The prosecution called Sgt. Richard Dowling as its first witness of the day. He was the first officer at the scene of the crime.
Dowling recreated the crime scene for jurors. He arrived on scene and found the body of Darnell Donnerson. He later discovered Jason Hudson. Dowling also describing the search of the house for Julian King.
Defense attorneys questioned Dowling about how evidence preservation of the crime scene.
On the stand now is Officer Jennifer Bryk. She spoke to Julia Hudson at the scene, and asked her who could have done this? To which Hudson replied, "William Balfour."
While Officer Bryk was speaking with Hudson, Balfour called Hudson. Officer Bryk said she told Hudson to answer the call, act normal, and don't let him know you discovered the murders.
Officer Bryk also took over the search for Julian.
Retired Chicago Police forensic investigator Donald Fanelli also took the stand on Tuesday. Fanelli was on a team of investigators that processed the crime scene.
The judge took a brief recess just before Fanelli started testifying. Jennifer Hudson exited the courtroom during the recess along with her sister, and did not return. Meanwhile, her fiancee, David Otunga, was still in the courtroom taking notes on the trial.
Fanelli testified that he he had concerns about processing the scene because Julian King was unaccounted for.
Fanelli was questioned by the prosecution about evidence found at the crime scene. In addition to describing crime scene photos, Fanelli has also identified several pieces of evidence including the broom found in Darnell Donnerson's hands and several fired cartridge casings found near the bodies.
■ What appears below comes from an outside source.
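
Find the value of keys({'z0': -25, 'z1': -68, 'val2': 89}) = ['z0', 'z1', 'val2']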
Prosecutors also asked Fanelli to describe where the bodies of Jason Hudson and Darnell Donnerson were found using exhibits of photos and a floor plan from the Hudson home.
When describing a crime scene photo of the body of Jason Hudson, Fanelli pointed out a wound on his leg, from a prior shooting, that had been wrapped and bandaged. Fanelli said it was a "severe, older wound," and "it didn't appear to us he could walk very well."
Prosecutors also asked Fanelli to identify and explain photos of bullet holes in the front door, blood splatter on the walls, and photos of Julian Kings playroom.